Nationalist Congress Party chief Sharad Pawar yesterday remained non-committal on government formation in Maharashtra after his talks with Congress president Sonia Gandhi, saying they did not discuss about supporting any party.
Pawar, who arrived from Mumbai to ostensibly discuss the Common Minimum Programme of a Sena-Congress-NCP government, yesterday evening appeared reluctant, saying repeatedly that they did not discuss the government formation.
“I had a meeting with Sonia Gandhi, and (senior Congress leader) A K Antony was present. I briefed her about the political situation of the state,” said Pawar.
He said the NCP and Congress leaders will meet again to discuss the issues and then report to Gandhi.
Pawar also ruled out any tie-up with the Bharatiya Janata Party and said during the meeting he and Gandhi did not discuss the issue of supporting the Shiv Sena.
According to sources, small alliance partners such as Raju Shetti’s Swabhimani Paksha, the Peasants and Workers Party of India, and the Samajwadi Party, are unhappy about the developments.
“We will take the view of the parties before taking any decision,” Pawar said.
He said that leaders of the NCP and Congress will take a view on the political status.
“Those who are with us should be taken into confidence... We have not talked about any support to any party yet,” the NCP strongman said.
Pawar had set off alarm bells on the prospects of the three-party alliance for Maharashtra ever taking off when he said in the morning that the BJP and Shiv Sena had fought the recent elections together and they have to “choose their paths”.
Speaking to reporters outside parliament, Pawar said, “BJP-Shiv Sena fought together, we and Congress fought together in the elections. They have to choose their path and we will do our politics.”
However, two days ago in Mumbai Pawar had stated firmly that the process to form the government had started and it would be a stable government that would last its full five-year term.
Prime Minister Narendra Modi too set tongues wagging when he specially praised the NCP in the Rajya Sabha for maintaining decorum by not rushing to the well of the house, where the chairperson sits.
“Today I want to appreciate two parties, NCP and BJD (Biju Janata Dal).
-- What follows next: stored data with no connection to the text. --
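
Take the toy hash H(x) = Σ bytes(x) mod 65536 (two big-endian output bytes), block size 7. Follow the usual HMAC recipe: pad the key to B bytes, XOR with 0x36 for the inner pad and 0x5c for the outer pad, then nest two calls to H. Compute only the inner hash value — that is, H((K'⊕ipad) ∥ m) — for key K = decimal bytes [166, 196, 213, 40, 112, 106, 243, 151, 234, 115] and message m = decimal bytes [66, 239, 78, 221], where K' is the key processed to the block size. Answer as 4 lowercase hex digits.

Key decimal bytes [166, 196, 213, 40, 112, 106, 243, 151, 234, 115] = a6 c4 d5 28 70 6a f3 97 ea 73 is 10 bytes > B = 7, so hash it first: H(key) = 06 28, then zero-pad to 7 bytes: K' = 06 28 00 00 00 00 00.
K' ⊕ ipad = 30 1e 36 36 36 36 36.
Inner input = 30 1e 36 36 36 36 36 ∥ 42 ef 4e dd.
Inner hash: sum = 48+30+54+54+54+54+54+66+239+78+221 = 952 → 03 b8.

03b8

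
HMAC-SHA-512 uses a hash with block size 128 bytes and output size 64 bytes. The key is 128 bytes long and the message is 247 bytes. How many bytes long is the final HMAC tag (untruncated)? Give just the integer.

64

The tag is one SHA-512 digest: 64 bytes.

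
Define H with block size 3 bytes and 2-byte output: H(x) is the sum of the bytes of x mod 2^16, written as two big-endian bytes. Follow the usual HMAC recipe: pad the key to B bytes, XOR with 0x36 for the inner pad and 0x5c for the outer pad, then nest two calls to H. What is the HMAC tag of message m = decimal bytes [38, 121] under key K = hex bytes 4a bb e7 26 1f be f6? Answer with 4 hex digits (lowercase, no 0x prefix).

Key hex bytes 4a bb e7 26 1f be f6 is 7 bytes > B = 3, so hash it first: H(key) = 03 e5, then zero-pad to 3 bytes: K' = 03 e5 00.
K' ⊕ ipad = 35 d3 36.  K' ⊕ opad = 5f b9 5c.
Inner input = (K'⊕ipad) ∥ m = 35 d3 36 ∥ 26 79.
Inner hash: sum = 53+211+54+38+121 = 477 → 01 dd.
Outer input = (K'⊕opad) ∥ inner = 5f b9 5c ∥ 01 dd.
Outer hash (tag): sum = 95+185+92+1+221 = 594 → 02 52.

0252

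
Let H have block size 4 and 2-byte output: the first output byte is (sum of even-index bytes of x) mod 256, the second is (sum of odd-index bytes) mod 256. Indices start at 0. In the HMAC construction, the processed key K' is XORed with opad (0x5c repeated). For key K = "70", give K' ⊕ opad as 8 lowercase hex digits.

6b6c5c5c

Key "70" = 37 30 is 2 bytes ≤ B = 4; zero-pad to 4 bytes: K' = 37 30 00 00.
XOR each byte with 0x5c: 37⊕5c=6b, 30⊕5c=6c, 00⊕5c=5c, 00⊕5c=5c.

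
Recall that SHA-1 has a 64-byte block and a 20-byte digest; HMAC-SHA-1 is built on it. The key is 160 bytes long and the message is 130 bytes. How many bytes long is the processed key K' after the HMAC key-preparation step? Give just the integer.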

These parties have wonderfully adhered to parliamentary norms. They have never ventured into the well. They have made their points very effectively. Much can be learned from these practices,” Modi said.
The Congress has also kept the window open with the party officially saying that leaders of the two parties will meet to decide on the future course of action.
Congress spokesman Randeep Surjewala said: “Sharad Pawar met the Congress president today and briefed her on the situation in Maharashtra. It was decided that in a day or two, representatives from NCP and Congress will meet in Delhi to discuss the way forward.”
The BJP and Shiv Sena contested the October 21 assembly polls together, bagging 105 and 56 seats respectively. However, the alliance fell apart after Shiv Sena chief Uddhav Thackeray demanded rotational chief ministerial post, a demand rejected by the BJP.
The Congress and the NCP won 44 and 54 seats, respectively.
Congress sources said that before saying yes to the alliance, the party wants Shiv Sena to shed its hardline Hindutva ideology and take a secular stand on several issues.
They also said the NCP wants the Congress to be part of the government.
Meanwhile, amid the power tussle, Shiv Sena yesterday raised voice against its former alliance partner on the first day of the winter session of parliament, seeking immediate relief for farmers affected by unseasonal rains in parts of Maharashtra and staged a walkout from the Lok Sabha.
Sena’s stand-off with the BJP was visible in the lower house as its members were the first among other opposition parties to stage protest against the government and disrupt the proceedings.
In an editorial in the party newspaper Saamana, Sena recently had raised the issue of farmers who have suffered crop losses and had advocated adequate compensation without attaching any conditions.